Employer Letters accommodation allotment letters from government departments, statutory bodies, PSUs, scheduled commercial banks, financial institutions, or listed companies, including leave-and-licence agreements tied to such allotments.
The rule stays simple: use a Deemed OVD for your current address, but a standard OVD still covers your identity.
Here's the part most KYC explainers online still get wrong in 2026: the single, unified "RBI Master Direction on KYC" that governed this entire list no longer exists as one document.
On 28 November 2025, RBI folded roughly 3,500 directions and circulars into 238 consolidated Master Directions and withdrew 9,445 circulars in the same move.
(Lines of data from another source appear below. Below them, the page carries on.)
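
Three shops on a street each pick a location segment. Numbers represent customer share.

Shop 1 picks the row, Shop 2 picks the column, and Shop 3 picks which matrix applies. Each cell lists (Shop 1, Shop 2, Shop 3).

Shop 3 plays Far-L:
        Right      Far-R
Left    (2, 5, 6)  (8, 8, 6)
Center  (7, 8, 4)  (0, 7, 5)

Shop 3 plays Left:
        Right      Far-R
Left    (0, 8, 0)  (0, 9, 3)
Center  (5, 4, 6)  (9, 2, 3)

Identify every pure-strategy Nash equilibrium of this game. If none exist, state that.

Pure-strategy Nash equilibria: (Left, Far-R, Far-L), (Center, Right, Left)

For each player, find the best response to each opponent profile; mutual best responses are the pure NE.
Shop 1 against (Right, Far-L): payoffs 2, 7 → best response Center.
Shop 1 against (Right, Left): payoffs 0, 5 → best response Center.
Shop 1 against (Far-R, Far-L): payoffs 8, 0 → best response Left.
Shop 1 against (Far-R, Left): payoffs 0, 9 → best response Center.
Shop 2 against (Left, Far-L): payoffs 5, 8 → best response Far-R.
Shop 2 against (Left, Left): payoffs 8, 9 → best response Far-R.
Shop 2 against (Center, Far-L): payoffs 8, 7 → best response Right.
Shop 2 against (Center, Left): payoffs 4, 2 → best response Right.
Shop 3 against (Left, Right): payoffs 6, 0 → best response Far-L.
Shop 3 against (Left, Far-R): payoffs 6, 3 → best response Far-L.
Shop 3 against (Center, Right): payoffs 4, 6 → best response Left.
Shop 3 against (Center, Far-R): payoffs 5, 3 → best response Far-L.
Mutual best responses: (Left, Far-R, Far-L); (Center, Right, Left).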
The 2016 Master Direction on KYC which is the source document behind nearly every OVD explainer on the internet was repealed and replaced with ten sector-specific KYC Master Directions: separate instruments for commercial banks, NBFCs, payment banks, cooperative banks, and other regulated entity categories.
The six-OVD list itself did not change. What changed is where the rule lives.
A payment bank and a commercial bank now technically operate under different documents, and some provisions that applied uniformly under the 2016 framework like the Aadhaar OTP-based e-KYC loan ceiling do not carry over identically into every sector-specific version.
If you're citing "the RBI Master Direction on KYC" as a single source in 2026, name the relevant sector-specific direction instead, or your citation points to a repealed document.
Digital documents no longer sit in a legal grey area. RBI treats e-Aadhaar, m-Aadhaar, and documents pulled through DigiLocker as equivalent to physical originals, and REs can access DigiLocker-stored documents directly with customer consent.
Video-based Customer Identification Process (V-CIP) uses these digital OVDs to onboard customers in minutes, treated on par with face-to-face verification. The 2025 directions also loosened the liveness-check mechanics: facial gestures like blinking, smiling, or frowning are explicitly not mandatory for a liveness check, which gives REs more flexibility in how they build the verification flow and matters directly for anyone building V-CIP hardware or OCR pipelines, since it removes a rigid UX requirement that earlier implementations had to design around.